On ambassador and ultra-runner Karel Sabbe has challenged the limits of human endurance with an astonishing new world record in the 2020 Big’s Backyard Ultra race.
Karel and his Belgian running partner Merijn Geerts saw off rivals from 20 other countries in the grueling event.
Their nearest competitors – the U.S. pair of Courtney Dauwalter and Harvey Lewis – bowed out of the race after 68 laps. That left Karel and Merijn alone to battle for the winner’s medal, with Geerts failing to complete his 75th lap within the required hour.
“I want to be a game-changer and a redefiner of human limits,” said Karel. “You can’t achieve that if you can’t go into the red zone and suffer for that amount of time.”
The brainchild of Laz Lake, the race director of the Barkley Marathons, Big’s Backyard Ultra sees runners have to manage sleeping, eating and changing clothes in the spare minutes they have between the end of one lap and the start of the next.
As the race wore on, Sabbe continued to maintain a remarkable pace. His 67th lap, well into his third day of no more than 10 minutes’ sleep at a time, was completed in 42:34.
“The most important strategy in this type of race is to not have an expectation of a certain distance or time,” he said.
“My mindset was: I will run until I'm the last man standing, and it doesn’t matter how long it takes. I was ready to do whatever was necessary to become a world champion."
“The event is 90% mental. 6.7km in one hour is something that should always be achievable. Yes, your feet might hurt, you want to sleep very badly or feel too tired to carry on, but it’s always achievable. So at one point your brain will say that you should quit. You need the mental strength to refuse to give into those messages.
“I look forward to the difficult times, because that's when I get to know myself better and become a stronger person – in running and in life.”
But Sabbe recognizes he did not win the race alone, paying tribute to teammate. “Merijn’s part was huge. Without him, I would not have been the world champion – nor would we have set a new world record.”

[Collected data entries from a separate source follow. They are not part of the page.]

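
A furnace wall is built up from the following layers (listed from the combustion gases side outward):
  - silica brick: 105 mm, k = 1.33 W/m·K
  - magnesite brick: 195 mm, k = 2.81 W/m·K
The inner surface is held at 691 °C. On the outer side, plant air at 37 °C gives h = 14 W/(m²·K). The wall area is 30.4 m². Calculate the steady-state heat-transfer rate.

Q ≈ 90500 W

Treating each layer as a thermal resistance in series:
R_silica brick = L/(kA) = 0.105/(1.33×30.4) = 0.002597 K/W
R_magnesite brick = L/(kA) = 0.195/(2.81×30.4) = 0.002283 K/W
R_outer film = 1/(h_o·A) = 1/(14×30.4) = 0.00235 K/W
R_total = 0.007229 K/W
Q = ΔT / R_total = 654 / 0.007229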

Sabbe ran wearing the Cloudflow and Cloudswift during the day, before switching to the Cloud during the night. “Lacing your shoes and de-lacing them can take a minute, but if you only have seven minutes of sleep every hour, you don't want to reduce that to six by lacing your shoes! The Cloud gives nice cushioning and [with the speed-lacing system] they are so fast to go in and out of.”
He added: “The Weather Jacket is just the perfect layer for mixed conditions. We had some fog, some light rain, it was sometimes a bit cold and sometimes a bit warm.
Underneath, I switched between a Performance-T (day) and a Weather Shirt (night). I also did a few loops in the Waterproof Anorak, because it rained a bit more heavily and you're sure to stay 100% dry. The Tights Long were also extremely comfortable and kept my legs nice and warm in the cold conditions. That helps a lot, because if your legs get cold you feel the pain and the small issues more.”
Now though, Karel’s focus switches to recovery. And after 75 hours of racing, that will take some time.
“After such an event there's a heavy reaction from the body with swelling of the legs and feet which takes some time to get back to normal.
“I will take my bike out a few times the coming weeks and do some rides, but I won't be running because my joints have suffered. They need a break!”